# Hello



## enelson96 (Dec 8, 2007)

Hi my name is Emma. I own 3 kitties! Their names are Mooie (13 years), Shadow (3 years), and Remington (2 years). I got the last two from a Humane Society. I just found this site today and though that it would be nice to join. Great forum!


----------



## marie73 (Jul 12, 2006)

Welcome! I love your cats' names.  

Please feel free to post pictures. 

soon.


----------



## enelson96 (Dec 8, 2007)

Thanks... I will post pictures in the picture section right now...!


----------



## Jeanie (Jun 18, 2003)

Hi, Emma!

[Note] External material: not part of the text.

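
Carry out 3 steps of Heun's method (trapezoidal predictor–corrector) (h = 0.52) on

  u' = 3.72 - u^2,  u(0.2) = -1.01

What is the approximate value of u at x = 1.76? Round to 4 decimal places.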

Welcome; enjoy!


----------



## Leazie (Apr 14, 2007)

Ummm, it's 3 minutes after your post and there are no kitty pictures. *Tapping feet impateintly*.

Welcome to the forum!!


----------



## enelson96 (Dec 8, 2007)

haha...


----------



## DesnBaby (Apr 18, 2004)

!


----------



## dmcwlvssr (Apr 24, 2005)

Welcome! I am donna proudly owned by the Incredible Four and the big girl Freesia


----------



## devilsheep22 (Dec 9, 2007)

Hi! That's awesome that you got some of your cats from a Humane Society.


----------



## Mitts & Tess (Sep 4, 2004)

*Welcome to Cat Forum. You will learn so much here. 
I know I have. Kudos to you for adopting rescue kitties. 
Were glad you are here.*


----------



## kitkat (Sep 22, 2003)

Hi Emma, glad to have you join us


----------



## BoscosMum (Apr 29, 2004)

Hi Emma....

I grew up in the Twin Cities....nice to have another midwestern person here!


----------